Four members of a now-defunct white supremacist group have pleaded guilty to rioting charges in connection to the violence amid the 2017 “Unite the Right” rally in Charlottesville, Virginia, the Department of Justice announced last week.

Two members of the “Rise Above Movement,” group leader Ben Daley and former aerospace engineer Michael Miselis, pleaded guilty last Friday, following the earlier pleas of two of their comrades, Cole White and Thomas Gillen.

The white supremacists “trained to engage in violent confrontations and attended the Unite the Right Rally with the expectation of provoking physical conflict with counter-protestors that would lead to riots,” the FBI said in a statement.

Charging documents stated that RAM members had trained for months in hand-to-hand combat in order to prepare for confrontations in Charlottesville and other political rallies, BuzzFeed News reported. When the RAM members arrived in Charlottesville, they allegedly bought athletic tape from Walmart to wrap their wrists. The documents describe RAM members attacking counter-protesters by punching, kicking, pushing, choking, headbutting and hitting them with tiki torches.
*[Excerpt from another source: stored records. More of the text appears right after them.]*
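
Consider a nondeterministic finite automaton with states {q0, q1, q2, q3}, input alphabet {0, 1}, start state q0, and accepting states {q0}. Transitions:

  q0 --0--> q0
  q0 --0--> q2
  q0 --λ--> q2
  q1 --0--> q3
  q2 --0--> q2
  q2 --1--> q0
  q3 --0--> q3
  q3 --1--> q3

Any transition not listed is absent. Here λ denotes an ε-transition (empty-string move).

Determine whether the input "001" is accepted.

Start: ε-closure({q0}) = {q0, q2}.
Read '0': {q0, q2} → {q0, q2}.
Read '0': {q0, q2} → {q0, q2}.
Read '1': {q0, q2} → {q0, q2}.
The final set {q0, q2} contains the accepting state q0.

Yes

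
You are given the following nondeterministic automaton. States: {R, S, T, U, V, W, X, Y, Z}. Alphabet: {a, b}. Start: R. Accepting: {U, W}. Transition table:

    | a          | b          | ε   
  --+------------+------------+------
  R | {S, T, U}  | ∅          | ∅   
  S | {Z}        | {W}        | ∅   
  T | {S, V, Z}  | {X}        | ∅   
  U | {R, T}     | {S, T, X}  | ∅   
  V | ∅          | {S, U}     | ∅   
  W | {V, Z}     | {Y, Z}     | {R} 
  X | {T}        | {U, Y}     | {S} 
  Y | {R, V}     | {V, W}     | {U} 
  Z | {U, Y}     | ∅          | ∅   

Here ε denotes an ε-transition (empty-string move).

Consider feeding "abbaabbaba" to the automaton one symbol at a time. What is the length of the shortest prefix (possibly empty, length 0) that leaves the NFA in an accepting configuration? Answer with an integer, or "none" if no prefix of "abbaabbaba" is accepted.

1

Start in {R}.
Read 'a': R→{S, T, U}; now {S, T, U}.
None of the earlier sets intersect F, but {S, T, U} does.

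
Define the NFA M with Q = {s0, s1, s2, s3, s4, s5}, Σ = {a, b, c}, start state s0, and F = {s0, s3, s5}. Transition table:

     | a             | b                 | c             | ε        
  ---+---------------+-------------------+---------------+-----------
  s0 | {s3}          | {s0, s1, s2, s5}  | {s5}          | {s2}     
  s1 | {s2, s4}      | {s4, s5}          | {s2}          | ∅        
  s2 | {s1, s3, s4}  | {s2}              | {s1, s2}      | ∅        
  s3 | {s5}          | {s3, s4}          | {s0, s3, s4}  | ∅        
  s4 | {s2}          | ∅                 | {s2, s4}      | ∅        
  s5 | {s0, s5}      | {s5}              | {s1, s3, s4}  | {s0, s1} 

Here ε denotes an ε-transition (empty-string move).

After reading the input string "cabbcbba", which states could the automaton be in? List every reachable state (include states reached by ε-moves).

{s0, s1, s2, s3, s4, s5}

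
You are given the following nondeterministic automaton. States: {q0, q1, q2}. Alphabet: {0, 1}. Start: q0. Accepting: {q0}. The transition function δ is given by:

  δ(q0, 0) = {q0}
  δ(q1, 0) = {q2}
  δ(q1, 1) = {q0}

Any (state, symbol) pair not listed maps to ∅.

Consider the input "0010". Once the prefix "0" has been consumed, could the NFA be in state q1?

No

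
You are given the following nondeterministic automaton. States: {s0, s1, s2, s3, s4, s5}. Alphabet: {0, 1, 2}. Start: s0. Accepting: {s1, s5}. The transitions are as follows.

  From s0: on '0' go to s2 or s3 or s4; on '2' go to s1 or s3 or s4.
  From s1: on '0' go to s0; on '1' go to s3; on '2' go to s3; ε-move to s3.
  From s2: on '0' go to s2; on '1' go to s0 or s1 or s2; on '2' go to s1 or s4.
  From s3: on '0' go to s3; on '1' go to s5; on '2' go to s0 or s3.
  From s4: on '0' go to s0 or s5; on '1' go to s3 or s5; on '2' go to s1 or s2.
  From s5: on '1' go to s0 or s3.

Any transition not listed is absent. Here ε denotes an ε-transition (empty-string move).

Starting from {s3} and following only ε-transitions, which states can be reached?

Begin with {s3}.
No ε-moves leave this set, so the closure equals the set itself.

{s3}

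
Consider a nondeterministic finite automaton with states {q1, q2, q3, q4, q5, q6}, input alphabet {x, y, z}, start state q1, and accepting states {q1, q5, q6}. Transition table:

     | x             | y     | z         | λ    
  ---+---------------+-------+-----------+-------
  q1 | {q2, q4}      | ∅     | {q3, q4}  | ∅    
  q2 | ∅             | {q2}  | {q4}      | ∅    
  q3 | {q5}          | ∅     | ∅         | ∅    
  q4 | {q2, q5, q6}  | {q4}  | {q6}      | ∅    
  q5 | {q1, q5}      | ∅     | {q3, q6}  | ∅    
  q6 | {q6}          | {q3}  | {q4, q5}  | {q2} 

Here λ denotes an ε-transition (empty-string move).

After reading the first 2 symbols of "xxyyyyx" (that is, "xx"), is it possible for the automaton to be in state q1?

Start in {q1}.
Read 'x': {q1} → {q2, q4}.
Read 'x': {q2, q4} → {q2, q5, q6}.
State q1 is not in {q2, q5, q6}.

No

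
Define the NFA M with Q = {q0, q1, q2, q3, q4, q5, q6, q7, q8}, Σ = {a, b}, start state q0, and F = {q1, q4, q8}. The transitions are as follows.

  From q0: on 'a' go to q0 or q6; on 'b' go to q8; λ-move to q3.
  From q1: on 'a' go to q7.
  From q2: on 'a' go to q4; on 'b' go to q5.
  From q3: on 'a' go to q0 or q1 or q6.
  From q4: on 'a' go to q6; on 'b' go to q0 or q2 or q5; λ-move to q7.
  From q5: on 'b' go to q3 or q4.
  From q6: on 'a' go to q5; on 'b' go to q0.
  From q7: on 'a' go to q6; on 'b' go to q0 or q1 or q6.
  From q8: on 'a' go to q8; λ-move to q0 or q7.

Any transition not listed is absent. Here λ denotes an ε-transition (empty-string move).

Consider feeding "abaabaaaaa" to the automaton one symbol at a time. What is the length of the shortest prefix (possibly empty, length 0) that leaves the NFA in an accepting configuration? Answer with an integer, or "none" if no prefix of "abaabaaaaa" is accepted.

1

Start: ε-closure({q0}) = {q0, q3}.
Read 'a': {q0, q3} → {q0, q1, q3, q6}.
None of the earlier sets intersect F, but {q0, q1, q3, q6} does.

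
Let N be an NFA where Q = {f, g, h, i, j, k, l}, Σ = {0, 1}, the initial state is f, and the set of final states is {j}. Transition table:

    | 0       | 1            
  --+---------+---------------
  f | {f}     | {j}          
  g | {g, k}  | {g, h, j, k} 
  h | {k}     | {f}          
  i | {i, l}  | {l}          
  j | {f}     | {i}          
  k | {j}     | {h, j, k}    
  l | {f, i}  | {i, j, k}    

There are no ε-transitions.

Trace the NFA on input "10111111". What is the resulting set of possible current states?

{f, h, i, j, k, l}

Start in {f}.
Read '1': {f} → {j}.
Read '0': {j} → {f}.
Read '1': {f} → {j}.
Read '1': {j} → {i}.
Read '1': {i} → {l}.
Read '1': {l} → {i, j, k}.
Read '1': {i, j, k} → {h, i, j, k, l}.
Read '1': {h, i, j, k, l} → {f, h, i, j, k, l}.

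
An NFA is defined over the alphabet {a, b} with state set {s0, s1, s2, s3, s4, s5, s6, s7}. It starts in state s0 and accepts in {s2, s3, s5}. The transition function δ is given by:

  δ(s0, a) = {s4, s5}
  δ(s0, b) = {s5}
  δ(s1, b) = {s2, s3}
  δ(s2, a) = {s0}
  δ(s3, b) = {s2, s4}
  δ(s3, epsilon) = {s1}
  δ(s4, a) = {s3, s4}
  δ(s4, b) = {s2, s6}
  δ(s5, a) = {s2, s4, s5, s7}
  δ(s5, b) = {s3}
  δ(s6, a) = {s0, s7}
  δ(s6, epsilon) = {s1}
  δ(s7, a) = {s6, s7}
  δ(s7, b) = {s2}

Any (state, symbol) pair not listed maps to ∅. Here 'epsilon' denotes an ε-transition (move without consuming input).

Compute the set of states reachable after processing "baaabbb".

{s1, s2, s3, s4, s6}

Start in {s0}.
Read 'b': {s0} → {s5}.
Read 'a': {s5} → {s2, s4, s5, s7}.
Read 'a': {s2, s4, s5, s7} → {s0, s1, s2, s3, s4, s5, s6, s7}.
Read 'a': {s0, s1, s2, s3, s4, s5, s6, s7} → {s0, s1, s2, s3, s4, s5, s6, s7}.
Read 'b': {s0, s1, s2, s3, s4, s5, s6, s7} → {s1, s2, s3, s4, s5, s6}.
Read 'b': {s1, s2, s3, s4, s5, s6} → {s1, s2, s3, s4, s6}.
Read 'b': {s1, s2, s3, s4, s6} → {s1, s2, s3, s4, s6}.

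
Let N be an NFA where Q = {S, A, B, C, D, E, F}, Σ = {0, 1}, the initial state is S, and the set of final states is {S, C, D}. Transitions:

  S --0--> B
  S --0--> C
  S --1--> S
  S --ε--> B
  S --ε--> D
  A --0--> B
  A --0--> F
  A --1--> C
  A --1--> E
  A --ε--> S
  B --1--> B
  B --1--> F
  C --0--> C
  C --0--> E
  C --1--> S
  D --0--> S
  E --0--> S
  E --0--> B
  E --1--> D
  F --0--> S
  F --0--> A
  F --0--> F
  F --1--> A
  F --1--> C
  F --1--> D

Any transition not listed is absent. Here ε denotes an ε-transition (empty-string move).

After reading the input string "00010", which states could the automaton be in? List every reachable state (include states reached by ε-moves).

{S, A, B, C, D, F}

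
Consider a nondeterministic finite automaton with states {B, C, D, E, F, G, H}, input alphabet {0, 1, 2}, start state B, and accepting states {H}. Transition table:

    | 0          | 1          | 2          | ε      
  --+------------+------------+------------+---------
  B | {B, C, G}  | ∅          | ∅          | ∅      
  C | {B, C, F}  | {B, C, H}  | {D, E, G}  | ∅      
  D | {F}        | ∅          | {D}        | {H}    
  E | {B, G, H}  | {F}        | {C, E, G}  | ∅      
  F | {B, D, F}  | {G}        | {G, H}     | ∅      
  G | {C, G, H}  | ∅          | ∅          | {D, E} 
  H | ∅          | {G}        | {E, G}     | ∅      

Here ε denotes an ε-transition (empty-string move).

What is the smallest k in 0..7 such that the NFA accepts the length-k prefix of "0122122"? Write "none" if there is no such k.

Start in {B}.
Read '0': B→{B, C, G}; union {B, C, G}; ε-closure = {B, C, D, E, G, H}.
None of the earlier sets intersect F, but {B, C, D, E, G, H} does.

1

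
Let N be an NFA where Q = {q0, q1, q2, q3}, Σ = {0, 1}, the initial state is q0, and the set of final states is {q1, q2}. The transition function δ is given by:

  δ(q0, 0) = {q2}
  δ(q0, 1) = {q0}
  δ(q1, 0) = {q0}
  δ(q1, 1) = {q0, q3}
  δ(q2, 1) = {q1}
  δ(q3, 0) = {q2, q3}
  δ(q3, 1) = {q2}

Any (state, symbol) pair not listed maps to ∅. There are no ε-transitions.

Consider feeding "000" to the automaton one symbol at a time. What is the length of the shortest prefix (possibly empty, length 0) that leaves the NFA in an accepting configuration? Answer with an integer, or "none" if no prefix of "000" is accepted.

1

Start in {q0}.
Read '0': q0→{q2}; now {q2}.
None of the earlier sets intersect F, but {q2} does.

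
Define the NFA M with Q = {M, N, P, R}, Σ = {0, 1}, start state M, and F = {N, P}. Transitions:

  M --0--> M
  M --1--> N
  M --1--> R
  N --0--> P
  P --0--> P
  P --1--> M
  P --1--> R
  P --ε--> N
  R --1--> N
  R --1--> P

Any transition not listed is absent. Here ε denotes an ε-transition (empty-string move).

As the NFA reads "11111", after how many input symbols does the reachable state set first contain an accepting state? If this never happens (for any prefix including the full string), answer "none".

1

Start in {M}.
Read '1': {M} → {N, R}.
None of the earlier sets intersect F, but {N, R} does.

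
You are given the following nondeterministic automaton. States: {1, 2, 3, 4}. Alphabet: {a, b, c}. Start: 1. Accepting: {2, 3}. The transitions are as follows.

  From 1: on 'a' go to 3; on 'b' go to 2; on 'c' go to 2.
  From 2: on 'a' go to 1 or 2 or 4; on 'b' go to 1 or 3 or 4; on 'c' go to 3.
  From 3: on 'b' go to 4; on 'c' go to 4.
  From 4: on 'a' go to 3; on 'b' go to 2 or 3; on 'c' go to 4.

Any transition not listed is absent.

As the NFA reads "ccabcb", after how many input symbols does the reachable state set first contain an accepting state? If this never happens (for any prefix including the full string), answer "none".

1

Start in {1}.
Read 'c': 1→{2}; now {2}.
None of the earlier sets intersect F, but {2} does.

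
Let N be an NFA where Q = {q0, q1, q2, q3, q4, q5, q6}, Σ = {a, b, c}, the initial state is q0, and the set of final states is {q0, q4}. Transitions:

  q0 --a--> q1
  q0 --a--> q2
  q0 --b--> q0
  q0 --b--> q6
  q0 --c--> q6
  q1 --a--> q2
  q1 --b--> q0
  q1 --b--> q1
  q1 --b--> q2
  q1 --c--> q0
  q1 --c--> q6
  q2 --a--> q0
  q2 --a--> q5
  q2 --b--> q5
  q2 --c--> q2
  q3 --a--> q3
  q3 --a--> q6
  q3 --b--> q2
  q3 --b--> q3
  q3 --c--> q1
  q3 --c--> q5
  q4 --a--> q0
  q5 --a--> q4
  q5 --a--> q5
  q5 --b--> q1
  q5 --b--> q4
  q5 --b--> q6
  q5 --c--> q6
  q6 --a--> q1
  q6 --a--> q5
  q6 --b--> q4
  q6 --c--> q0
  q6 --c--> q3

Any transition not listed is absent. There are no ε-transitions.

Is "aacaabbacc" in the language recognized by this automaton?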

“Although the First Amendment protects an organization’s right to express abhorrent political views, it does not authorize senseless violence in furtherance of a political agenda,” United States District Attorney Thomas T. Cullen said in a statement.

According to ProPublica, Robert Bowers, the alleged perpetrator of a massacre at a Pittsburgh synagogue last year, was a supporter of RAM and had posted a message on the far-right social media platform Gab criticizing the prosecutions.